In Memoriam
Joan Champion
Born: Corpus Christi Texas. December 24, 1944
Departed: March 9, 2008 in Santa Rosa California
Joan Champion was born December 24, 1944 in Corpus Christi Texas. She died March 9, 2008 in Santa Rosa California after a year-long battle with cancer. Joan was one of eleven children. Her family moved to California when Joan was six. Family was important to Joan, and she had the capacity for unconditional love and acceptance of all her diverse relations. This also was reflected in her devotion to her husband Alex Champion, her three children and three grandchildren.
Joan’s main interest, other than family, was art. She liked to explore new media and design ideas, and was continuously learning new things. She painted with water colors, she wove, she made dolls, designed T-shirts, created pottery, and learned computer graphics to design websites, program covers and brochures. She loved to paint with water colors, and her paintings are imaginative and innovative. She also participated in many community events and co-operatives to bring art to a larger community. Joan had a long-time goal to create an art program at the Anderson Valley High School near where she lived. (If you wish to donate to this project send a check to AVArts, POB 606, Boonville, CA 94515.)
Joan was a naturally spiritual person, always seeking spiritual information and interested in self-discovery. In 1987, Joan and her husband Alex went for the first time to the West Coast Dowsers’ Conference. That event changed both their lives. In the dowsers, they found their spiritual family, people they felt at home with. Joan loved the dowsers. She loved the laughter, jokes, hugs and spiritual knowledge she found there. The dowsers nurtured many of her talents and beliefs. She increased her involvement with the dowsers when she and Alex joined the West Coast Conference Committee in the early 1990s. The Committee became Joan’s second family.
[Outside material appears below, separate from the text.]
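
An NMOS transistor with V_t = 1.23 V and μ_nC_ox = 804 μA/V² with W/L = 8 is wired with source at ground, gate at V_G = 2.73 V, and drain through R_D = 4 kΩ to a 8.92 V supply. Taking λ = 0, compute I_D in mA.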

Joan was a loyal and productive member of her adopted dowser family. She designed covers for Conference programs and lapel pins for the speakers, she set up the website and she managed many of the activities needed to run a conference smoothly. She taught art to children in the WCC Youth program. She later became Conference co-director. She wanted to bring dowsing to a larger audience, so she founded the Mendocino Dowsers chapter of the American Society of Dowsers, and ran the meetings for the last eleven years. She later became an ASD Trustee and served as secretary of the Board of Directors.
Through the dowsers, she and Alex became involved with using labyrinths for spiritual development. She consistently supported him in his research and design of labyrinths across the country. This led to her participation and development of the Art Line Project, a project dedicated to placing labyrinths and/or art along a geographic latitude in the US to create energy for world healing.
Joan was like the labyrinth. When you experience a labyrinth, you come into harmony with its peaceful vibration, and are transformed. Joan had good vibrations, and one was altered just being around her. Joan was always thinking of others more than of herself. Joan inspired us to change by being the way she was. We will miss the sparkle in her eye, her laughter, her contagious smile, her supportive loyalty and her big heart.